On its final test flight, a new American airliner crashes mysteriously in the Arizona desert. An accident, or something more sinister? Mitchell Gant, the hero of Firefox and now an expert on aviation accidents, must risk his life by repeating the test flight in every detail to discover the truth.
In Britain, Marian Pyott, MP, finds evidence of a massive fraud involving hundreds of millions of pounds ... and implicating an ailing UK aircraft manufacturer seeking a market for its latest commercial airliner. Behind Aero UK is the conglomerate headed by Marian's childhood friend, David Winterbourne, a man ruthlessly determined to prevent the collapse of his worldwide business empire whatever the cost.

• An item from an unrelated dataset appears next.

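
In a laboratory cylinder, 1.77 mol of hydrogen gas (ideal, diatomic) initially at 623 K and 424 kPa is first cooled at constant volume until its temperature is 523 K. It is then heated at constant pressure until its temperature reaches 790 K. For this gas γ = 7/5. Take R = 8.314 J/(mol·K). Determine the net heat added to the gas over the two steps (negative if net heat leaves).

10100 J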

When a second airliner crashes off the coast of Finland, is it coincidence or design? Is there a conspiracy that involves business, politics and the global marketplace?
Gant survived Vietnam, the Cold War and the Gulf. Now he finds himself fighting a different - and far more dangerous - war...
David Craig Owen Thomas was a Welsh author of thrillers, most notably the Mitchell Gant series.
The son of the Western Mail rugby union writer, JBG Thomas, Craig was educated at Cardiff High School. He graduated from University College, Cardiff in 1967, obtaining his M.A. after completing a thesis on Thomas Hardy. Thomas became an English Teacher, working in various grammar schools in the West Midlands, and was Head of English at the Shire Oak School, Walsall Wood.
After unsuccessfully trying script writing for radio, Thomas wrote part-time, with his wife as editor, in two fields: philosophical thoughts in books of essays; and techno-thriller genre, which although invention is often attributed to the better-known Tom Clancy, many feel that Thomas was its true originator. Most of Thomas's novels are set within MI.6 and feature the characters of Sir Kenneth Aubrey and Patrick Hyde.
His best-known novel which brought him to global prominence, Firefox became a successful Hollywood film, both directed by and starring Clint Eastwood. After writing his third novel, 1960s Cold War espionage thriller Wolfsbane, he left teaching altogether in 1977. His later books include Snow Falcon and A Different War. Shortly before his death he finished a two-volume commentary on German philosopher Friedrich Nietzsche.
Thomas and his wife Jill had lived near Lichfield, Staffordshire, but moved to Somerset in 2010. He died on April 4, 2011 from pneumonia, following a short battle with acute myeloid leukemia. He was 68.
This started out as a good, although preposterous series. The protagonist is now fighting a different kind of war, as a pilot brought in to reenact a suspicious crash. This was written in 1998. Without the Cold War in the background, none of the antagonists are very menacing.
Quite an interesting end to a overall good series, however this novel was based on a false premise, as is demonstrably shown in World Politics (I will not label this premise, for the sake of future readers of this novel and for future encounters of this series, but I will say that this falsity does not exist in such a rampant form in other parts of this series).